The study carried out by e-learning and analytics platform Emtrain, in partnership with the Center for WorkLife Law at the University of California-Hastings, is the first one to link respect, inclusion, bias and sexual harassment in the workplace. The report entitled “A Data-Driven Approach to Winning the War for Talent During the Great Resignation,” also provides insight into how addressing these issues holistically can help companies win the war for talent during the Great Resignation; after analysing workplace data from 22,000 employees across different industries.

The research found that employees whose workplace experience showed bias and a lack of respect and inclusion were more likely to report incidents of harassment. “The takeaway message here is clear,” said Joan C Williams, Director of the Center for WorkLife Law. “Respect, authenticity and belonging, and confidence in career development opportunities are all impacted by workplace bias. Furthermore, sexual harassment is strongly linked to bias, belonging, and confidence in career development opportunities.”

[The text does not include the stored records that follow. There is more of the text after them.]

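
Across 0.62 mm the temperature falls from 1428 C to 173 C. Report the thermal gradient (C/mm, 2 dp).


G = (1428-173)/0.62 = 2024.19 C/mm


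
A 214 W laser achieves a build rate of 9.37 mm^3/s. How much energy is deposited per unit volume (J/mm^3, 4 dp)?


SE = 214 / 9.37 = 22.8388 J/mm^3


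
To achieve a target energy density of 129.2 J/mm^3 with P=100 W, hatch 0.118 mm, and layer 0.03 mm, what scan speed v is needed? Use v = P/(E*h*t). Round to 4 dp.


v = 100 / (129.2*0.118*0.03) = 218.6423 mm/s


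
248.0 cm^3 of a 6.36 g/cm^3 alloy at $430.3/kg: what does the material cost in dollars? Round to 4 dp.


Mass = 248.0*6.36/1000 = 1.57728 kg
Cost = 1.57728 * 430.3 = 678.7036 $


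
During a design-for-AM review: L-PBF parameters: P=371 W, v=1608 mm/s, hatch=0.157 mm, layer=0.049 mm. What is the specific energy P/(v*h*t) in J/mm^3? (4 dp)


Build rate = 1608 * 0.157 * 0.049 = 12.370344 mm^3/s
SE = 371 / 12.370344 = 29.9911 J/mm^3


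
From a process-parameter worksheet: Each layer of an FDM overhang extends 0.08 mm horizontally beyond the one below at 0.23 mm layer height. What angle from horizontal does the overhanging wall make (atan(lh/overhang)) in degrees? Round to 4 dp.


angle = atan(0.23/0.08) = 70.821 degrees


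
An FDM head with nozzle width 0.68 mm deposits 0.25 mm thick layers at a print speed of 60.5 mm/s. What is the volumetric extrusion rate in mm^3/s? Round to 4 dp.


Rate = 0.68 * 0.25 * 60.5 = 10.285 mm^3/s


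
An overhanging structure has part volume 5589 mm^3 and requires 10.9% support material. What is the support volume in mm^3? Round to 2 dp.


V_support = 5589 * 0.109 = 609.2 mm^3


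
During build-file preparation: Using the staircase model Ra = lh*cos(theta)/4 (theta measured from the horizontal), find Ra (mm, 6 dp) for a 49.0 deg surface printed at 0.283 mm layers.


Ra = 0.283 * cos(49.0) / 4 = 0.046416 mm


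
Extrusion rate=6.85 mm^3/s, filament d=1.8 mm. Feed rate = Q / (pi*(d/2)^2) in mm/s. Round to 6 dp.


A = pi*(1.8/2)^2 = 2.54469
v = 6.85 / 2.54469 = 2.69188 mm/s


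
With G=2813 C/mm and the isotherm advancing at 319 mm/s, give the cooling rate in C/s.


CR = 2813 * 319 = 897347 C/s


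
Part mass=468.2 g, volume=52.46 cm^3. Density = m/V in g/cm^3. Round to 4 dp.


rho = 468.2 / 52.46 = 8.9249 g/cm^3


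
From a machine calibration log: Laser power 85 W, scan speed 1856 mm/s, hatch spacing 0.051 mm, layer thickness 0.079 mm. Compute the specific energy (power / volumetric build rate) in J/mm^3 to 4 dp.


Build rate = 1856 * 0.051 * 0.079 = 7.477824 mm^3/s
SE = 85 / 7.477824 = 11.3669 J/mm^3


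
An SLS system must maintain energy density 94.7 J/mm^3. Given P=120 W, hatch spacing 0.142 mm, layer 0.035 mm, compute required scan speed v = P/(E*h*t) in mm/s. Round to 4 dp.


v = 120 / (94.7*0.142*0.035) = 254.9617 mm/s


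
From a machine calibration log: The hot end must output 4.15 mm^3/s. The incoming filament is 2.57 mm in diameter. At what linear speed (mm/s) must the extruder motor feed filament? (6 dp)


A = pi*(2.57/2)^2 = 5.187476
v = 4.15 / 5.187476 = 0.800004 mm/s


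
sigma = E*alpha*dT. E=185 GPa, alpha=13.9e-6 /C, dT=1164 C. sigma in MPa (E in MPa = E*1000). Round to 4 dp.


sigma = 185*1000 * 13.9e-6 * 1164 = 2993.226 MPa


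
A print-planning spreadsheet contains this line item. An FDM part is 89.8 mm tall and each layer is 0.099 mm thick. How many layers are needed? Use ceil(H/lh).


Layers = ceil(89.8/0.099) = 908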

DISCRIMINATION & HARASSMENT COMPLAINTS

The report suggests these findings can be a challenge for organisations that tend to manage harassment, inclusion and respect in different functional silos; human resources teams select anti-harassment training and learning and development teams deploy it; legal teams manage discrimination and harassment complaints and claims to protect the organisation from financial and reputation risk. Additionally, diversity leaders are tasked with inclusion; many of them in newly created positions across leading companies and in silos.    

Organisations must eliminate silos between DEI, culture and anti-harassment initiatives, noted the report. “This should serve as a wake up call for companies that take a siloed approach to their DEI, culture and anti-harassment initiatives,” said Emtrain CEO Janine Yancey. “This siloed approach is flawed because these issues are linked; organisations committed to creating lasting change need to address respect, inclusion, respect, bias and harassment in a holistic manner. Companies that ignore the connection between these initiatives expose themselves to greater risk; and are at danger of losing valuable talent.”

POTENTIAL SOLUTIONS

The report also detailed some solutions for addressing this challenge to retain top talent. They include:

  • Coordinate across silos. Anti-harassment and inclusion initiatives are best measured, designed and delivered in conjunction with each other; because the issues are intrinsically linked. 
  • Measure perceptions and behaviours as they pertain to business operations. Don’t analyse harassment claims data separate from diversity and inclusion or culture-related data. 
  • Train holistically. Anti-harassment training, inclusion and diversity training and employee engagement programmes are different dimensions of the same set of challenges; and they share common roots. Focus training on skill building for the attitudes and behaviours that help teams identify and mitigate bias and foster inclusion.